Ceruloplasmin deficiency[edit | edit source]
Ceruloplasmin is the most important serum protein that binds copper. Its absence causes rapid leaching of copper from the blood into tissues and excretion by the kidneys. Subsequently, enteral copper resorption increases, maintaining an excess of intake over loss. Copper is deposited mainly in the brain in the basal ganglia (neurological form, where symptoms of Parkinson's disease appear) and in the liver (hepatic form, leading to liver cirrhosis). Furthermore, copper is deposited in the cells of the proximal renal tubules (transport disorder, renal glycosuria, aminoaciduria, phosphate diabetes). In erythrocytes, copper causes disorders of individual enzymes (enzymopenic and hemolytic anemia). Diagnostically important is the deposition of copper salts in the cornea (Kayser-Fleischer corneal ring). Treatment involves penicillamine—a chelating agent with a high affinity for copper (excreted by the kidneys). Inheritance is autosomal recessive. In heterozygotes, the serum content is reduced by about 20%. The disease is among the most common hereditary anomalies.
Note: External link: Wilson's disease
β-globulin changes[edit | edit source]
Transferrin deficiency[edit | edit source]
A genetically determined synthesis disorder leads to impaired transport of iron in the serum, i.e., insufficient supply of iron to the hematopoietic tissue. The result is iron-deficiency anemia and hemosiderosis. Autosomal dominant inheritance. A transient decrease in transferrin occurs during inflammation, malnutrition, and impaired hepatic proteosynthesis. An increase in transferrin is a reaction to iron deficiency in the body.
γ-globulin changes[edit | edit source]
Agammaglobulinemia[edit | edit source]
- Hereditary form
X-linked. γ-globulins are almost completely absent in the serum, with levels below 100mg/100ml (normal is 1600mg/100ml). Plasma cells are absent in the bone marrow, spleen, and lymph nodes. This is likely a disorder of stem cell maturation into plasma cells (affected nucleotide metabolism). Manifestation occurs in children after the loss of protection from antibodies in breast milk. There is low resistance to bacterial infections (pneumonia, sepsis). Treatment involves i.m. injections of γ-globulins.
- Acquired form
Rare. It manifests in adult men and women. γ-globulin levels are below 500mg/ml. Plasma cells are absent in the nodes. The spleen and liver are enlarged. Manifestations: Frequently recurring infections, susceptibility to autoimmune diseases.

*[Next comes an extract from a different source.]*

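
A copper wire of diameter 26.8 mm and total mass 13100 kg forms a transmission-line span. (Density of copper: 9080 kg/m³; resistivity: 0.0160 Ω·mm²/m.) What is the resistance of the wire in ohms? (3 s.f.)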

Dysgammaglobulinemia[edit | edit source]
Some types of Ig are missing, while others occur in normal or increased concentrations. Most commonly, IgG or IgA is missing and IgM is increased (often with an increased number of plasma cells synthesizing IgM). Manifestations: Susceptibility to infections, thrombocytopenia, autoimmune-type hemolytic anemias.
Hyperimmunoglobulinemia[edit | edit source]
Increased levels of γ-globulins due to increased synthesis. Each clone of plasma cells produces only one Ig, and depending on the presence of the given protein types, we distinguish between:
- monoclonal hyperimmunoglobulinemia (i.e., paraproteinemia) and
- polyclonal hyperimmunoglobulinemia.